Rollins aware this could be last ride for Phillies

Rollins aware this could be last ride for Phillies

PHILADELPHIA -- The only sound advice for frustrated Phillies fans these days is sit back, relax and watch.

Either the Phils will get on a roll in the next couple months or they will not. There is no quick fix in the meantime. And if they do not get going, these next few months could be fans' final look at the core of talent that won five consecutive National League East division titles, two NL pennants and one World Series from 2007-11.

The players understand this reality.

"We've just got to make sure we do what we need to do before they blow it up," shortstop Jimmy Rollins said Wednesday afternoon at Citizens Bank Park.

The Phillies played their 41st game of the season Wednesday, officially passing the one-quarter point of their schedule. They are 19-22 and in third in the NL East, with the ninth-best record in the league. They rank 12th in the league in scoring (3.61 runs per game) and 13th in pitching (4.20 ERA). They have not won more than three consecutive games this season. They have been inconsistent, coming off a disappointing season in which the front office showed it is not afraid to trade talent by shipping Shane Victorino and Hunter Pence to contenders.

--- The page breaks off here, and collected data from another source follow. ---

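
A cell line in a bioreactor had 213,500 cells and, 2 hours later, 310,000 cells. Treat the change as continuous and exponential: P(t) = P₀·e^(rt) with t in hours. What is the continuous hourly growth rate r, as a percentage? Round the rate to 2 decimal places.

310000 = 213500 · e^(r·2)
e^(2r) = 310000/213500 = 1.45199
r = ln(1.45199) / 2 = 0.37294 / 2

r ≈ 18.65% per hour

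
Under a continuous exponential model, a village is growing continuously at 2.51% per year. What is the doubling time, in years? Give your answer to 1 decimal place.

doubling time ≈ 27.6 years

doubling time = ln(2) / |r| = 0.69315 / 0.0251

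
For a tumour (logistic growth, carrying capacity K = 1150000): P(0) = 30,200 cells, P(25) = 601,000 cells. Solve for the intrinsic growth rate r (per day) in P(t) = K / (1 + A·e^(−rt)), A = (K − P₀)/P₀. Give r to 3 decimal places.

A = (1150000 − 30200)/30200 = 37.07947
601000 = 1150000/(1 + 37.07947·e^(−r·25)) → e^(−25r) = (1.91348 − 1)/37.07947 = 0.024636
r = −ln(0.024636)/25 = 3.70356/25

r ≈ 0.148 per day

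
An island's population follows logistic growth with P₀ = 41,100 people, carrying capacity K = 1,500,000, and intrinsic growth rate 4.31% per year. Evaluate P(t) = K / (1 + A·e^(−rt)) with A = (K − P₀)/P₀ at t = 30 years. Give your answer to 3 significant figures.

A = (1500000 − 41100)/41100 = 35.49635
P(30) = 1500000 / (1 + 35.49635·e^(−0.0431·30)) = 1500000 / (1 + 35.49635·0.274446)
= 1500000 / 10.74184 ≈ 139640.9

≈ 140,000 people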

If the Phils improve before the non-waiver Trade Deadline on July 31 -- they have played a bit better recently -- general manager Ruben Amaro Jr. might try to add a piece or two to the roster for a postseason run. If they do not improve, Amaro could try to unload talent in an effort to retool for the future. Chase Utley, Michael Young, Carlos Ruiz and Delmon Young are free agents after the season. Each of them could have value to a contender looking for a player to push its club over the top. Cliff Lee, Jonathan Papelbon, Mike Adams and Rollins have years remaining on their deals, but they also could be dealt.

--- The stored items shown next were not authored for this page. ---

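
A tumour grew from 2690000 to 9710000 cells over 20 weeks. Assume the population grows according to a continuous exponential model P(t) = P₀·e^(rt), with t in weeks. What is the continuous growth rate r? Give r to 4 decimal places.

r ≈ 0.0642 per week

9710000 = 2690000 · e^(r·20)
e^(20r) = 9710000/2690000 = 3.60967
r = ln(3.60967) / 20 = 1.28362 / 20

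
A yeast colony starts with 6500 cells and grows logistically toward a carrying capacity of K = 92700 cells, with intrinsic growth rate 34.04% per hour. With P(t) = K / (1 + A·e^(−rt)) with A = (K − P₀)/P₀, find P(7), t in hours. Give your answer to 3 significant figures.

≈ 41,700 cells

A = (92700 − 6500)/6500 = 13.26154
P(7) = 92700 / (1 + 13.26154·e^(−0.3404·7)) = 92700 / (1 + 13.26154·0.092292)
= 92700 / 2.22393 ≈ 41682.94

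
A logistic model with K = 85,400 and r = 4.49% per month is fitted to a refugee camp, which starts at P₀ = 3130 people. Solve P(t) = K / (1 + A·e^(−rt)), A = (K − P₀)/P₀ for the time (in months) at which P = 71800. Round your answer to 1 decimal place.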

"We're not going to panic," Rollins said. "That word isn't going to get into this clubhouse."

Rollins also said he is not going to worry about the team getting dismantled.

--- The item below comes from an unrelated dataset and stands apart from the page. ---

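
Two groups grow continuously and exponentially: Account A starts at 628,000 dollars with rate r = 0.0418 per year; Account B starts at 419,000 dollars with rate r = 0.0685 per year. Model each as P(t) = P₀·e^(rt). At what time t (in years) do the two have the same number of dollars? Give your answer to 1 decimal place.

628000·e^(0.0418t) = 419000·e^(0.0685t)
628000/419000 = e^((0.0685 − 0.0418)t) → ln(1.49881) = 0.0267·t
t = 0.40467 / 0.0267

t ≈ 15.2 years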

"Heck, no," he said. "I don't have to worry about anything."

But wouldn't it be strange come Aug. 1 to see Rollins standing at shortstop with somebody other than Utley at second base, somebody other than Young at third base or somebody other than Ruiz behind the plate?

"Well, that's all true," Rollins acknowledged. "But there's nothing I can do about it, except play a winning brand of baseball. And if we don't win, it's up to the guys up top, whether they decide to blow it all up and ship us out."

Rollins paused.

"That would be different," he said.

Would it be a sad moment for a player like Rollins, who has watched the organization build itself from NL doormat to big league powerhouse?

"Yeah," he said. "But shoot, I might be gone, too. You never know."

Rollins, who can veto any trade because of his 10-and-5 rights, remains optimistic. He thinks the Phillies will get going because they have recovered from slow starts in the past.

"It's like '07," he said. "That's what it's like. Pitchers go down. You're like, 'Gosh darn it, man. That's not expected.' Then our offense had to kick it in with some crazy numbers. It looks like that's where we're going to have to go."

The 2007 Phils were 20-21 at this point, third in the division and the ninth-best record in the league. But while that team ranked 14th in the league in pitching (4.43 ERA), it ranked second in the league in scoring (5.07 runs per game). It hit its way to a division title.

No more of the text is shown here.